The immigration overhaul, put together during months of negotiations among a small group Republicans, Democrats and the White House, would be a major legislative victory for President George W. Bush in his second term. Democrats have pressed him to bring more of his Republican allies in Congress on board after the bill stalled in the face of stiff opposition.
Senate Majority Leader Harry Reid, a Nevada Democrat, decried Republican efforts to slow the legislation and said he was hopeful it would pass this time around.
A determined minority can often derail legislation in the closely divided 100-member Senate where it takes 60 votes to advance any controversial bill. But it was unclear if opponents of the immigration bill would be able to maneuver around a rarely used tactic, called a clay pigeon, Reid plans to use to push the bill to passage.
The parliamentary ploy effectively allows Senate leaders to pick amendments for consideration and shut out the opposition.
Democrats are also divided over the immigration bill. Labor unions oppose the temporary worker program saying it would create an underclass of cheap laborers. Bush, backed by his Republican party's pro-business wing, favors the temporary worker program to fill jobs they say Americans cannot or will not perform.

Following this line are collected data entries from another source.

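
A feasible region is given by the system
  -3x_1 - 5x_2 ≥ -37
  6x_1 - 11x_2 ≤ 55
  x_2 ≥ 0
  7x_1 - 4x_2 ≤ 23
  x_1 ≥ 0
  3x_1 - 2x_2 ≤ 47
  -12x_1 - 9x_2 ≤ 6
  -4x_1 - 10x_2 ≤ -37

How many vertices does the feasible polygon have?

4

The feasible vertices (each the meet of two boundaries and inside every other half-plane) are:
  (263/47, 190/47)
  (0, 37/5)
  (189/43, 167/86)
  (0, 37/10)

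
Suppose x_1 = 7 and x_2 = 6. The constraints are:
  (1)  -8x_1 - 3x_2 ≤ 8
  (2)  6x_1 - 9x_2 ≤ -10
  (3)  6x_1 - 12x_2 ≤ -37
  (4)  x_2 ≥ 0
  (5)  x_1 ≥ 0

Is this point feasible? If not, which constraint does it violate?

not feasible — violates (3)

Constraint (3): 6x_1 - 12x_2 = -30, which is not ≤ -37. All other constraints are satisfied.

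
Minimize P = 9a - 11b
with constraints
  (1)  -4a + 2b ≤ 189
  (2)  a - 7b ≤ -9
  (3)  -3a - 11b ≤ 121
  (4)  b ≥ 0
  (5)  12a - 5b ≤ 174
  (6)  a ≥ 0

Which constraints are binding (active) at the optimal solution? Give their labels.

Corner points and P = 9a - 11b:
  (1293/4, 741) → P = -20967/4
  (0, 189/2) → P = -2079/2
  (1263/79, 282/79) → P = 8265/79
  (0, 9/7) → P = -99/7

The minimum is at (1293/4, 741). Substituting into each constraint, equality holds for (1) and (5); the remaining constraints have slack.

(1) and (5)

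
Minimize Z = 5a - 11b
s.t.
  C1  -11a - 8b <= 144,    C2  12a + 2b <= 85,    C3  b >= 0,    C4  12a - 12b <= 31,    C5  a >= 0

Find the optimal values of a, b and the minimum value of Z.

a = 0, b = 85/2, minimum Z = -935/2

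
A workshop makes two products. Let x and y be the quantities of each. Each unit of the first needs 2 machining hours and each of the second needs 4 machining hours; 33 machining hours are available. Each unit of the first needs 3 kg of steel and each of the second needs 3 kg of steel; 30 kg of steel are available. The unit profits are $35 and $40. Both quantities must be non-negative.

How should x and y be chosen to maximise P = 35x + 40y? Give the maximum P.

x = 7/2, y = 13/2, maximum P = 765/2

Vertices and P = 35x + 40y:
  (0, 0) → P = 0
  (0, 33/4) → P = 330
  (10, 0) → P = 350
  (7/2, 13/2) → P = 765/2

The optimum lies where 2x + 4y = 33 and 3x + 3y = 30.
Solving simultaneously gives x = 7/2, y = 13/2.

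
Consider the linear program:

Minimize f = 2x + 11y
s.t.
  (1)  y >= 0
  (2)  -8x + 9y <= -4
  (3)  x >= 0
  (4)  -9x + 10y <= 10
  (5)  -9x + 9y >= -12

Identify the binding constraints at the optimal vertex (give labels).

Vertices and f = 2x + 11y:
  (1/2, 0) → f = 1
  (4/3, 0) → f = 8/3
  (8, 20/3) → f = 268/3

The minimum is at (1/2, 0). Substituting into each constraint, equality holds for (1) and (2); the remaining constraints have slack.

(1) and (2)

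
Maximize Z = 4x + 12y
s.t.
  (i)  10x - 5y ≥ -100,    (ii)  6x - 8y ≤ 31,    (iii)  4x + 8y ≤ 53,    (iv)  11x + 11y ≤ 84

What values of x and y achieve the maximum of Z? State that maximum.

x = -107/20, y = 93/10, maximum Z = 451/5

Feasible corners and Z = 4x + 12y:
  (-191/10, -91/5) → Z = -1474/5
  (-107/20, 93/10) → Z = 451/5
  (1013/154, 163/154) → Z = 3004/77
  (89/44, 247/44) → Z = 830/11

The optimum lies where 10x - 5y = -100 and 4x + 8y = 53.
Solving simultaneously gives x = -107/20, y = 93/10.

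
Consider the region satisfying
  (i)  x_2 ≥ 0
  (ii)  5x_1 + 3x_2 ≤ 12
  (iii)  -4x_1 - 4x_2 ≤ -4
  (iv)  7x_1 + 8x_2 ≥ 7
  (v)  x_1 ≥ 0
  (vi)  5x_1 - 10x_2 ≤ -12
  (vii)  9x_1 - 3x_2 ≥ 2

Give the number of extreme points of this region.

Pairwise boundary intersections that survive every other constraint:
  (84/65, 24/13)
  (1, 7/3)
  (56/75, 118/75)

3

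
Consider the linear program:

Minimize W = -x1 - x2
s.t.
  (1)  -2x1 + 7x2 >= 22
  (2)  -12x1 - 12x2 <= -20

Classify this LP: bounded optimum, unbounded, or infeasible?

From the feasible point (-31/27, 76/27), moving in the direction (7, 2) keeps every constraint satisfied while W decreases without bound.

unbounded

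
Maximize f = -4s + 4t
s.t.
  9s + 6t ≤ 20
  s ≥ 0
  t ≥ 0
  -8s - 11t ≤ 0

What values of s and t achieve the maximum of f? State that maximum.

s = 0, t = 10/3, maximum f = 40/3

Extreme points and f = -4s + 4t:
  (0, 10/3) → f = 40/3
  (20/9, 0) → f = -80/9
  (0, 0) → f = 0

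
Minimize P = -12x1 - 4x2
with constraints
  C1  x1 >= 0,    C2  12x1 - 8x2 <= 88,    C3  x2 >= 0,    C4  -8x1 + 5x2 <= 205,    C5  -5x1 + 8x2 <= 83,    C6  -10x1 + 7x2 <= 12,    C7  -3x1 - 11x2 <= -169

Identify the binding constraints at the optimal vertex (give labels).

Extreme points and P = -12x1 - 4x2:
  (171/7, 359/14) → P = -2770/7
  (580/39, 147/13) → P = -2908/13
  (97/9, 154/9) → P = -1780/9
  (1051/131, 1726/131) → P = -19516/131

The minimum is at (171/7, 359/14). Substituting into each constraint, equality holds for C2 and C5; the remaining constraints have slack.

C2 and C5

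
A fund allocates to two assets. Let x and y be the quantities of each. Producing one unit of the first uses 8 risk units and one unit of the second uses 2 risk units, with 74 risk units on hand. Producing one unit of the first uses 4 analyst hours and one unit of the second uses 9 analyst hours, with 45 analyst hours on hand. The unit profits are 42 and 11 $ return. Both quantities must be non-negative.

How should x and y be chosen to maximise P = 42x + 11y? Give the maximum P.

Vertices and P = 42x + 11y:
  (0, 0) → P = 0
  (0, 5) → P = 55
  (37/4, 0) → P = 777/2
  (9, 1) → P = 389

The optimum lies where 8x + 2y = 74 and 4x + 9y = 45.
Solving simultaneously gives x = 9, y = 1.

x = 9, y = 1, maximum P = 389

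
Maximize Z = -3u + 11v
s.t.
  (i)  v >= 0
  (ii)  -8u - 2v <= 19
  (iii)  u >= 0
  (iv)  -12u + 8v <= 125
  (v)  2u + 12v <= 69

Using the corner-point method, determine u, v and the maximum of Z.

Feasible corners and Z = -3u + 11v:
  (0, 0) → Z = 0
  (69/2, 0) → Z = -207/2
  (0, 23/4) → Z = 253/4

The optimum lies where u = 0 and 2u + 12v = 69.
Solving simultaneously gives u = 0, v = 23/4.

u = 0, v = 23/4, maximum Z = 253/4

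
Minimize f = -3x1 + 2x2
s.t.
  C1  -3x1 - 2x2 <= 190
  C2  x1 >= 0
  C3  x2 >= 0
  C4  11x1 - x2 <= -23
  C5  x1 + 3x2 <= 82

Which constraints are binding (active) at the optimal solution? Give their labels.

C2 and C4

Corner points and f = -3x1 + 2x2:
  (0, 23) → f = 46
  (0, 82/3) → f = 164/3
  (13/34, 925/34) → f = 1811/34

The minimum is at (0, 23). Substituting into each constraint, equality holds for C2 and C4; the remaining constraints have slack.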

A survey of illegal immigrants from Latin American countries released on Thursday showed the vast majority of them would seek legal residency if the legislation passes.
The poll of 1,600 illegal immigrants conducted by New America Media, an association of ethnic news media, found about 83 percent would apply for the new "Z" visa that would allow them to work legally in the United States and eventually apply for permanent resident status.
But about 27 percent of those said that they would probably not apply if they were required to return to their home country to pick up the visa, the survey said.